Single by Jordan Davis

from the album Home State
- Released: June 6, 2017
- Genre: Country pop
- Length: 3:03
- Label: MCA Nashville
- Songwriter(s): Jordan Davis; Steven Dale Jones; Justin Ebach;
- Producer(s): Paul DiGiovanni

Jordan Davis singles chronology
|  | "Singles You Up" (2017) | "Take It from Me" (2018) |

= Singles You Up =

"Singles You Up" is a song co-written and recorded by American country music singer Jordan Davis. It was released in June 2017 as his debut single and the lead single from his debut album, Home State. A stripped version and Ryan Riback remix were released in 2018.

==Content==
The song is about a man attempting to woo a woman who is currently with another man. He states that he will be present if her man ever "singles [her] up", or leaves her. Davis wrote the song with Steven Dale Jones and Justin Ebach. Davis said that "When we finally honed in on the way we ended up approaching it, it was this guy having to wait his turn, seeing this girl with somebody else. He has feelings for her and hopes the other guy screws it up somehow. Once we honed in on that, we wrote it really quick."

==Critical reception==
Mike Thiel of Taste of Country reviewed the song with favor, praising the use of internal rhyme and calling it an "easygoing singalong".

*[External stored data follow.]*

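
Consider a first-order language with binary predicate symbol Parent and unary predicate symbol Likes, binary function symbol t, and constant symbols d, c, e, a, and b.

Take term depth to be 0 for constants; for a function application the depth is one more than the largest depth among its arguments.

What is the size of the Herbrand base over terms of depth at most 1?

930

First count ground terms of depth ≤ 1.
If N_k denotes the number of depth-≤k ground terms, the 5 constants give N_0 = 5, and each function symbol of arity r contributes N_{k-1}^r new terms at level k: N_k = 5 + N_{k-1}^2.
N_0 = 5
N_1 = 5 + 5^2 = 30
So |H| = 30.
Ground atoms are formed by filling each argument slot of a predicate with a term from H, so an r-ary predicate gives |H|^r atoms:
  Parent: 30^2 = 900;  Likes: 30
Total ground atoms: 900 + 30 = 930.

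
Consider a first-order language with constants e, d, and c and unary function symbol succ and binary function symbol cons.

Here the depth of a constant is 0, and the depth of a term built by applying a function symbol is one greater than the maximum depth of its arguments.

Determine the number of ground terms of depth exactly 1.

Let N_k count ground terms of depth at most k. Each non-constant term of depth ≤ k is some function symbol applied to depth-≤(k−1) arguments, giving N_k = 3 + N_{k-1} + N_{k-1}^2.
N_0 = 3
N_1 = 3 + 3 + 3^2 = 15
Terms of depth exactly 1: N_1 − N_0 = 15 − 3 = 12.

12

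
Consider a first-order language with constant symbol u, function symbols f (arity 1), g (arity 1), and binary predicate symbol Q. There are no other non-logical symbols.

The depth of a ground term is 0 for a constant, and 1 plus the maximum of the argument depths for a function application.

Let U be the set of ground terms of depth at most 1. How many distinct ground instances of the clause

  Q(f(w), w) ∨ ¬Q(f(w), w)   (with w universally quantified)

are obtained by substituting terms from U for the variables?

3

Ground terms of depth ≤ 1:
  Count level by level. With function symbols f/1, g/1, the terms of depth ≤ k are the 1 constant together with each function applied to depth-≤(k−1) tuples, so N_k = 1 + N_{k-1} + N_{k-1}.
  N_0 = 1
  N_1 = 1 + 1 + 1 = 3
  Explicitly: u, f(u), g(u).
So there are 3 ground terms available for substitution.
The variable w ranges independently over the available ground terms, and distinct assignments produce distinct instances.
Number of ground instances = 3.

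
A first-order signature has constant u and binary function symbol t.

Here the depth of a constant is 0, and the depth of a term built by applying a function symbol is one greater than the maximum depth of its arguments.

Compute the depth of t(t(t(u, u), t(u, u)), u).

3

depth(t(u, u)) = 1 + max(0, 0) = 1
depth(t(t(u, u), t(u, u))) = 1 + max(1, 1) = 2
depth(t(t(t(u, u), t(u, u)), u)) = 1 + max(2, 0) = 3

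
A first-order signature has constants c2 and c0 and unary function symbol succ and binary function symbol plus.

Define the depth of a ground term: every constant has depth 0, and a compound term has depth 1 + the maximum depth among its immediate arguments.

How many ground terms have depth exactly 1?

Write N_k for the number of ground terms of depth ≤ k. A term of depth ≤ k is either a constant or a function symbol applied to arguments of depth ≤ k−1, so N_k = 2 + N_{k-1} + N_{k-1}^2.
N_0 = 2
N_1 = 2 + 2 + 2^2 = 8
Terms of depth exactly 1: N_1 − N_0 = 8 − 2 = 6.

6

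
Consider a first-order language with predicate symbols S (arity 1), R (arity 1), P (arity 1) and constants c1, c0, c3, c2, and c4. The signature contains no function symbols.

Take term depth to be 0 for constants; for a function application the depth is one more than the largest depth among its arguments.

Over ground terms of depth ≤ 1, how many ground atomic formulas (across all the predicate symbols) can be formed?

First count ground terms of depth ≤ 1.
With no function symbols every ground term is a constant, so there are exactly 5 ground terms at every depth bound.
N_0 = 5
N_1 = 5
Explicitly: c1, c0, c3, c2, c4.
So |H| = 5.
Each predicate of arity r yields |H|^r ground atoms (one per choice of an r-tuple from H):
  S: 5;  R: 5;  P: 5
Total ground atoms: 5 + 5 + 5 = 15.

15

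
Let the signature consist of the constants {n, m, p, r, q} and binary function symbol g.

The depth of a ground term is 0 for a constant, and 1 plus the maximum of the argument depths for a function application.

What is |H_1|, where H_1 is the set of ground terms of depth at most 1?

30

Count level by level. With function symbols g/2, the terms of depth ≤ k are the 5 constants together with each function applied to depth-≤(k−1) tuples, so N_k = 5 + N_{k-1}^2.
N_0 = 5
N_1 = 5 + 5^2 = 30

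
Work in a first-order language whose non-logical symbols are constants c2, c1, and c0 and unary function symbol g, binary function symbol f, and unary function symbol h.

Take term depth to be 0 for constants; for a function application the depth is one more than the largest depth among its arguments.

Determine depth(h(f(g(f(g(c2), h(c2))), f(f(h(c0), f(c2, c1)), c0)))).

depth(g(c2)) = 1 + depth(c2) = 1 + 0 = 1
depth(h(c2)) = 1 + depth(c2) = 1 + 0 = 1
depth(f(g(c2), h(c2))) = 1 + max(1, 1) = 2
depth(g(f(g(c2), h(c2)))) = 1 + depth(f(g(c2), h(c2))) = 1 + 2 = 3
depth(h(c0)) = 1 + depth(c0) = 1 + 0 = 1
depth(f(c2, c1)) = 1 + max(0, 0) = 1
depth(f(h(c0), f(c2, c1))) = 1 + max(1, 1) = 2
depth(f(f(h(c0), f(c2, c1)), c0)) = 1 + max(2, 0) = 3
depth(f(g(f(g(c2), h(c2))), f(f(h(c0), f(c2, c1)), c0))) = 1 + max(3, 3) = 4
depth(h(f(g(f(g(c2), h(c2))), f(f(h(c0), f(c2, c1)), c0)))) = 1 + depth(f(g(f(g(c2), h(c2))), f(f(h(c0), f(c2, c1)), c0))) = 1 + 4 = 5

5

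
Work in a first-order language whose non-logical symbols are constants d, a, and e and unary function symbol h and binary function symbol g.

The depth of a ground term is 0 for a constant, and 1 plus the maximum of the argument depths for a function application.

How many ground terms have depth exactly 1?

12

Write N_k for the number of ground terms of depth ≤ k. A term of depth ≤ k is either a constant or a function symbol applied to arguments of depth ≤ k−1, so N_k = 3 + N_{k-1} + N_{k-1}^2.
N_0 = 3
N_1 = 3 + 3 + 3^2 = 15
Terms of depth exactly 1: N_1 − N_0 = 15 − 3 = 12.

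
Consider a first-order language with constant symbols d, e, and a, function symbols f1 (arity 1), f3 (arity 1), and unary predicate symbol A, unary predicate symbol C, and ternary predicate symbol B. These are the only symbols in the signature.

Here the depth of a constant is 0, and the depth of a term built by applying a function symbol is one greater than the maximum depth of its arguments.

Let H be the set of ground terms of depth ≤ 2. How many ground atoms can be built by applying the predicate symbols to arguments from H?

First count ground terms of depth ≤ 2.
Let N_k count ground terms of depth at most k. Each non-constant term of depth ≤ k is some function symbol applied to depth-≤(k−1) arguments, giving N_k = 3 + N_{k-1} + N_{k-1}.
N_0 = 3
N_1 = 3 + 3 + 3 = 9
N_2 = 3 + 9 + 9 = 21
So |H| = 21.
Each predicate of arity r yields |H|^r ground atoms (one per choice of an r-tuple from H):
  A: 21;  C: 21;  B: 21^3 = 9261
Total ground atoms: 21 + 21 + 9261 = 9303.

9303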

==Commercial performance==
The song reached No. 1 on Country Airplay, and No. 4 on Hot Country Songs for charts dated April 21, 2018. It has sold 237,000 copies in the United States as of June 2018.

==Music video==
The music video was directed by Eric Ryan Anderson and premiered on CMT, GAC and Vevo in February 2018. It was filmed in the deserts of El Paso, TX. It revolves around a storyline of Jordan "stealing" his love interest from another man and taking her away in a vintage Pontiac Firebird, and recording the adventure on his iPhone.

==Track listings==

Original version
| No. | Title | Length |
|---|---|---|
| 1. | "Singles You Up" (original version) | 3:02 |

Stripped version
| No. | Title | Length |
|---|---|---|
| 1. | "Singles You Up" (Stripped version) | 3:00 |

Ryan Riback version
| No. | Title | Length |
|---|---|---|
| 1. | "Singles You Up" (Ryan Riback remix) | 3:18 |

==Chart performance==

===Weekly charts===

| Chart (2017–2018) | Peak position |
|---|---|
| Canada (Canadian Hot 100) | 64 |
| Canada Country (Billboard) | 1 |
| US Billboard Hot 100 | 50 |
| US Country Airplay (Billboard) | 1 |
| US Hot Country Songs (Billboard) | 4 |

===Year-end charts===

| Chart (2017) | Position |
|---|---|
| US Hot Country Songs (Billboard) | 92 |
| Chart (2018) | Position |
| US Country Airplay (Billboard) | 28 |
| US Hot Country Songs (Billboard) | 19 |
| US Radio Songs (Billboard) | 57 |

==Certifications==

| Region | Certification | Certified units/sales |
| Australia (ARIA) | 2× Platinum | 140,000^{‡} |
| Canada (Music Canada) | 4× Platinum | 320,000^{‡} |
| New Zealand (RMNZ) | Gold | 15,000^{‡} |
| United States (RIAA) | 4× Platinum | 4,000,000^{‡} |
^{‡} Sales+streaming figures based on certification alone.